Pagi baru saja beranjak pergi. Jarum jam dinding bergerak menjauhi pukul 10.00 Wita. Di salah satu sudut Kota Samarinda, dua warga tengah asyik bekesahan, sambil menyeruput kopi pahit dan wadai untuk-untuk yang sudah dingin.
Jaya dan Amat duduk bersama di teras rumah Amat, mata mereka tertuju pada selembar kertas bertuliskan Pajak Bumi dan Bangunan (PBB), Perdesaan dan Perkotaan (P2).
Jaya memalingkan wajahnya ke arah Amat, sorot matanya memancarkan ketidakpastian. “Mat,” ucapnya, “Supaya kita lebih paham soal PBB ini, mungkin sebaiknya kita temui Pak Sutomo, Ketua RT kita, untuk menjelaskan detailnya.”
Keduanya kemudian bergegas pergi. Rumah Pak RT tak jauh. Hanya dua kelokan gang, sekitar tiga menitan berjalan kaki santai dari kediaman Amat.
Beruntung tokoh yang dicari kebetulan ada di rumah. Pak RT ini sudah dua tahun menjalani masa pensiun dari PNS. Kalau tidak mancing iwak di Benanga, ya menjagai cucu semata wayangnya.

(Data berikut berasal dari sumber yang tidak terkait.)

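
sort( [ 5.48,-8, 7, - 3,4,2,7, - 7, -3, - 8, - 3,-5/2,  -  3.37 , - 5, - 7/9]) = [ - 8,-8,-7, - 5, - 3.37,- 3, - 3, -3, - 5/2,-7/9,  2, 4, 5.48,7,7]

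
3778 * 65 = 245570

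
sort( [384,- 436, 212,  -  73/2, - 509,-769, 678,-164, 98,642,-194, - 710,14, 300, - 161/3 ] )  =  [ -769, - 710, - 509, -436,- 194 , - 164, - 161/3, - 73/2, 14, 98,212,300,  384,642, 678 ]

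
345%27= 21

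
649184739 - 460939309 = 188245430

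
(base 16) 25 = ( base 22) 1F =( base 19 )1I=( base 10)37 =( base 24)1D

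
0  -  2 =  - 2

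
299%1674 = 299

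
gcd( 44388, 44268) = 12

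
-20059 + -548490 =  - 568549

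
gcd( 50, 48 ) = 2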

Pak Sutomo menyambut keduanya dengan senyuman hangat. “Wa’alaikumsalam,” sahutnya dengan ramah. “Saya sangat menghargai niat kalian untuk memahami peraturan. Agar lebih mudah dipahami, bagaimana jika kita membahas peraturan ini dengan cara tanya-jawab?”
Nada birokratnya masih terdengar.

Dengan sopan, Jaya lantas mengajukan pertanyaan pertama. “Pak RT, apakah sampean bisa menjelaskan kepada kami tentang maksud dari penundaan masa jatuh tempo pembayaran PBB-P2?”
Dengan sabar dan perhatian, Pak Sutomo mulai menjelaskan. “Penundaan ini berarti bahwa tenggat waktu pembayaran PBB-P2 telah diperpanjang hingga tanggal 15 Desember 2023. Jadi, kita memiliki waktu lebih lama untuk melakukan pembayaran.”
Amat mengambil giliran untuk bertanya, tampak lebih tenang setelah mendengar penjelasan pertama. “Apakah ini berarti bahwa sanksi administratif berupa bunga yang sebelumnya dikenakan telah dihapuskan?”
Sambil tersenyum, Pak Sutomo menjawab, “Betul sekali, Mat. Selama masa penundaan ini, kita tidak akan dikenai sanksi bunga sebesar 2 persen per bulan seperti sebelumnya.”